Всех штатских, «цивильных», «гражданских» и «стрюцких» людей, если они каким-нибудь чудом проникали в эшелон, обыкновенно выбрасывали в пути под откос.
Яковлева выбрасывали три раза, но он уцелел.
Самое удивительное заключалось в том, что Яковлев возвращался из этих смертоносных путешествий посвежевший, возбужденный, навидавшись и наслушавшись необыкновенных вещей, и говорил, что все можно отдать за этот бесценный материал для писателя.
Яковлев пробирался в самые замшелые, наглухо отрезанные от Москвы городки, вроде какого-нибудь Хвалынска, Сарапуля или Сердобска, в те места, что стали почти мифическими. Не верилось даже, что они существуют.
Россия как бы вновь распалась на мелкие удельные земли, отрезанные друг от друга бездорожьем, прерванной почтовой и телеграфной связью, лесами, болотами, разобранными мостами и внезапно удлинившимся пространством.

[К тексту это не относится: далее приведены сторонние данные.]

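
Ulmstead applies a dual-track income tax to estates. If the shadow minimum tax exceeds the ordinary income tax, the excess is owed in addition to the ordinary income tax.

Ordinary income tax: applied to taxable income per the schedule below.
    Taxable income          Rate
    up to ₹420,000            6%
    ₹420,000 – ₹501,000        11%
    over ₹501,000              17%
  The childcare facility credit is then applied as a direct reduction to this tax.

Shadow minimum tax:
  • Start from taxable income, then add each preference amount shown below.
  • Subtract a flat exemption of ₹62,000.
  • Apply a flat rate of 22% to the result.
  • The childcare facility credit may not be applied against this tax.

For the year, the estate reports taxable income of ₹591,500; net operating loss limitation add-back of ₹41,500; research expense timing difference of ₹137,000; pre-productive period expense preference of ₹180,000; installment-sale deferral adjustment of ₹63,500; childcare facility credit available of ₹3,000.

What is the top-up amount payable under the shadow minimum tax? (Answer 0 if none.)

₹162,835

Shadow minimum tax:
  Adjusted income: ₹591,500 + ₹41,500 + ₹137,000 + ₹180,000 + ₹63,500 = ₹1,013,500
  Less exemption ₹62,000 → base ₹951,500
  ₹951,500 × 22% = ₹209,330

Ordinary income tax:
  ₹420,000 × 6% = ₹25,200
  ₹81,000 × 11% = ₹8,910
  ₹90,500 × 17% = ₹15,385
  → ₹49,495
  Less childcare facility credit ₹3,000 → ₹46,495

Excess of shadow minimum tax over ordinary income tax: ₹209,330 − ₹46,495 = ₹162,835.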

В этих глухих углах провозглашались доморощенные республики, печатались в уездных типографиях свои деньги (чаще всего вместо денег ходили почтовые марки).
Все это перепуталось с остатками прошлого – с бальзамином на окошках, колокольным перезвоном, молебнами и свадьбами под хмельной салют из обрезов, с равнинами тощих хлебов, ядовито желтевших сурепкой, и с разговорами о кончине мира, когда от России останется только «черная ночь да три столба дыма».
Обо всем этом Яковлев рассказывал со вкусом, неторопливо, с повадкой шорника, умело прошивающего чересседельник цветной суровой дратвой.
С тех пор мы изредка встречались с Яковлевым в разные годы. Он всегда поражал меня необыкновенной незлобивостью и беззаветной любовью к простонародной России. Недаром, умирая, он завещал похоронить себя не в Москве, а над Волгой в своем родном Вольске.
Изредка появлялся в кафе человек в шляпе с отвисшими полями. Кажется, он был некоторое время сотрудником не то тульской, не то орловской газеты.
У этого человека было забавное происшествие с Пришвиным. О нем Пришвин любил рассказывать как о случае, вполне фантастическом.
Пришвин переезжал из Ельца в Москву. В то время на узловых станциях свирепствовали заградительные отряды балтийских матросов.